Writing

Feed Software, technology, sysadmin war stories, and more.

Saturday, March 31, 2018

ulimit is not a silver bullet for memory problems

I've written about the Linux OOM killer on several occasions. In some stories (like the one from yesterday), it's been the villain, brought to life by some other misbehaved program. In other stories, it was fingered as the cause of everything on the box disappearing, only to turn out that something else did it.

Everyone seems to have a quick solution to these problems. Not all of them actually work. Yesterday's post generated at least one response which amounted to "just use ulimit". It's not that simple. It won't save you from something with runaway RSS. Not on Linux.

First off, some basics. People tend to call it ulimit, as in the command you've probably run from inside bash (or zsh, or dash, or a couple of other shells), but that's really just a shell builtin. Try that same thing in tcsh or tclsh and you'll quickly discover it's not a standalone program. What we're really talking about is setrlimit(), and specifically on Linux. I'm not covering any other kernel here today.

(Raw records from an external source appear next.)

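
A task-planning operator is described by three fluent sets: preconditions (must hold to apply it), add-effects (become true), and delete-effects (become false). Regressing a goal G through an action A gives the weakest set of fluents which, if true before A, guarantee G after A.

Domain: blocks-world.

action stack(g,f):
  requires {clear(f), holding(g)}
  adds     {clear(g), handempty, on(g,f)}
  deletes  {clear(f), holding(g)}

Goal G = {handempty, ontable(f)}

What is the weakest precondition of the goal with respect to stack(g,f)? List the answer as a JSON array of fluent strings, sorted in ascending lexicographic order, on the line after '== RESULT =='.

Compute (G \ add) ∪ pre:
  G ∩ del = {}  (empty — regression defined)
  G \ add = {handempty, ontable(f)} \ {clear(g), handempty, on(g,f)} = {ontable(f)}
  ∪ pre   = {ontable(f)} ∪ {clear(f), holding(g)}
          = {clear(f), holding(g), ontable(f)}

== RESULT ==
["clear(f)", "holding(g)", "ontable(f)"]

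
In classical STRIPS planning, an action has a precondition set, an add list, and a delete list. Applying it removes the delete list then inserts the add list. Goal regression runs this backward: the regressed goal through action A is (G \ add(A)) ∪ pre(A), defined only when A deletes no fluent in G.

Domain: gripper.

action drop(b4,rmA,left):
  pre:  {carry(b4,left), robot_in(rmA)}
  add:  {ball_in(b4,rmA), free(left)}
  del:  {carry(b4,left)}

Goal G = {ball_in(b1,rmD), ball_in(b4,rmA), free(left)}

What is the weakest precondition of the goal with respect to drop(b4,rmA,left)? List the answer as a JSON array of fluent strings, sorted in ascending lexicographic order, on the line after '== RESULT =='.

Compute (G \ add) ∪ pre:
  G ∩ del = {}  (empty — regression defined)
  G \ add = {ball_in(b1,rmD), ball_in(b4,rmA), free(left)} \ {ball_in(b4,rmA), free(left)} = {ball_in(b1,rmD)}
  ∪ pre   = {ball_in(b1,rmD)} ∪ {carry(b4,left), robot_in(rmA)}
          = {ball_in(b1,rmD), carry(b4,left), robot_in(rmA)}

== RESULT ==
["ball_in(b1,rmD)", "carry(b4,left)", "robot_in(rmA)"]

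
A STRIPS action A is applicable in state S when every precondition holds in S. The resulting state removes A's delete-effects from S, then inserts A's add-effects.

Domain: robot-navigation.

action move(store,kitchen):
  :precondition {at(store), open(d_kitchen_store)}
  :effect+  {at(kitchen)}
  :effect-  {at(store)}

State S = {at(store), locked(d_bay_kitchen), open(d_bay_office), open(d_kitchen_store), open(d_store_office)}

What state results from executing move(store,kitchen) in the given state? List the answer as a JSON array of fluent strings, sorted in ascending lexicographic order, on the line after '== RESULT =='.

Progress:
  pre ⊆ S: {at(store), open(d_kitchen_store)} ⊆ S  — applicable
  S \ del = {locked(d_bay_kitchen), open(d_bay_office), open(d_kitchen_store), open(d_store_office)}
  ∪ add   = {at(kitchen), locked(d_bay_kitchen), open(d_bay_office), open(d_kitchen_store), open(d_store_office)}

== RESULT ==
["at(kitchen)", "locked(d_bay_kitchen)", "open(d_bay_office)", "open(d_kitchen_store)", "open(d_store_office)"]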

Anyway, setrlimit, right? You might read the man page for it and discover a bunch of interesting-looking resources. Given that you're trying to keep the program from scarfing down RSS, RLIMIT_RSS seems mighty tasty. You might even try to use it as a sigil to keep your process from doing too much evil.

Unfortunately, if you just start using it without really reading the docs, you will eventually find out that it's not doing anything for you the hard way. Once you turn to the man page, you will find this:

Specifies the limit (in pages) of the process's resident set (the number of virtual pages resident in RAM). This limit has effect only in Linux 2.4.x, x < 30, and there affects only calls to madvise(2) specifying MADV_WILLNEED.

Are you on Linux 2.4.29 or below, and are you calling madvise() that way? Given that 2.4.29 apparently dates to January of 2005, I'm guessing not. As a result, RLIMIT_RSS is doing nothing for you.

Maybe you go back to the man page again, and this time you spot RLIMIT_AS. That talks about address space, virtual memory size, and stuff like brk() and mmap(). Those have something to do with how much memory you're chewing, right?

So, maybe you turn that on, and maybe nothing bad happens. You will, however, eventually discover that VSZ and RSS are two very different things. You can have a process which legitimately has a very big address space without ever using much physical memory. If this is the case with your program, and you have this limit set, you will smash into it without getting anywhere near actually running the box out of RAM.

This tends to show up in C++ programs that throw uncaught exceptions for "bad alloc". It's because nobody expects 'new' and friends to fail, but they certainly can, and they definitely will if they hit their heads on this particular limiter.

This limiter works, but it's not what you want. It will give you many false positives and will cause outages all by itself, while also not catching the actual RSS consumption problem that you care about.

What to do, what to do.

Some people handle it by having a background thread in their program which wakes up once every so often and takes a peek around to see how big it has gotten. Then, depending on the implementation, it might send a hint to the actual "real world" stuff to back off and start ignoring requests until it stops growing so much. Or, it might just wait for it to cross a "line of death", at which point it kills the process from the inside.

Other people resort to cgroups. This is something on Linux where you basically can get the OOM killer to fire based on a smaller-than-machine-size limit while only considering the specific tasks inside that "container" (term used loosely here).

It wouldn't surprise me if still other folks try co-opting malloc and friends in their low-level libraries and force them to do all of the accounting, and just have them start failing requests past a certain point. It's unclear exactly what kind of overhead this would give you, particularly if you have lots of hot paths which are constantly asking for or releasing bits of memory.

Still other folks resort to more than one of these techniques, and that's pretty much my preference: have the app try to be aware of itself and throttle back if at all possible. Then have it kill itself if it runs away. Then if that doesn't work, have some kind of "container" limit, and finally, if that fails, the whole system has a global limit.

It's all terrible, naturally, but this is what you get when you build on top of systems that assume every single resource will always be available. It doesn't matter whether it's memory, disk, network, or something else entirely. Given enough time and permutations, something will disappear out from under you, and if you have no way to notice it and handle it clearly (perhaps due to terrible layering schemes), the only possible outcome is a mess.

In retrospect, it's amazing some of this stuff works at all.